My own teaching experience has been in various countries at every level - from kindergarten and every grade of elementary school when I was a Peace Corps Volunteer in Sarawak, Malaysia to graduate school when I worked with Masters Degree students in the School of Education at Harvard University. For the past 15 years, I have been working at Doshisha International Jr/Senior High School, a special school in Kyoto, for students who are bi-lingual and bi-cultural because they have lived a significant portion of their lives outside of their native country.

Three teaching and learning experiences in particular have affected me: the first was in the Peace Corps. Living with Malays, Chinese, Indians, and Ibans in Sarawak, Malaysia for two years gave me chance to examine many of the values I had grown up with and had accepted without question.

The second experience is not a singular one, but rather a set that has affected me very deeply as a human being and as a teacher. When I was a college student, we spent many evenings over a four month period interacting with patients at a mental hospital. A few years later in Hawaii, I became a volunteer at a local Salvation Army Home, playing with young people with various handicaps.

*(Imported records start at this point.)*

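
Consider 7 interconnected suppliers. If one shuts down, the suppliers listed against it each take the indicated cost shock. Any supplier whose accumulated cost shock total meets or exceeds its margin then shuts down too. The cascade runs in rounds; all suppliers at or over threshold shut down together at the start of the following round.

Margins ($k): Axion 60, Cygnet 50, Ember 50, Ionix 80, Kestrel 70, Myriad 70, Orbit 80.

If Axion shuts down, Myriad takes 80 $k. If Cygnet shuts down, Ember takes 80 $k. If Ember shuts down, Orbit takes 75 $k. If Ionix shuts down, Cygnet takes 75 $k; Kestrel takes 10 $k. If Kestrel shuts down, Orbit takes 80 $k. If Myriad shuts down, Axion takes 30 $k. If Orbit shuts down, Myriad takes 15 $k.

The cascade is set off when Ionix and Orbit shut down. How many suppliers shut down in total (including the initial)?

Round 1 — Ionix, Orbit shut down (initial).
  Cygnet: +75 → 75 ≥ 50
  Kestrel: +10 → 10 < 70
  Myriad: +15 → 15 < 70
Round 2 — Cygnet shuts down.
  Ember: +80 → 80 ≥ 50
Round 3 — Ember shuts down.
No further shutdowns.

4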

Together we created a variety of dramas, activities and settings for a yearly Christmas pageant. From these interactions, I became aware, in a very deep way, that definitions and boundaries K of sanity, of intelligence, of physical and spiritual wellness - were arbitrary and should never be accepted without thinking.

The third powerful experience I had was the chance to work as a researcher and interact with members of the Learning and Epistemology Group at the Media Lab at MIT, from 1989-1991. This was the first real "Learning Community" that I had been involved in as far as institutional education was concerned. Being a part of the E&L group at the Media Lab gave me hope that I could help create such a supportive, collaborative and energetic environment in my own school in Kyoto.

Growing out of these experiences, two of my prime aims of learning and working with others have been 1) to examine, challenge and create the definitions we live by, and 2) to try to do this within a community of learners.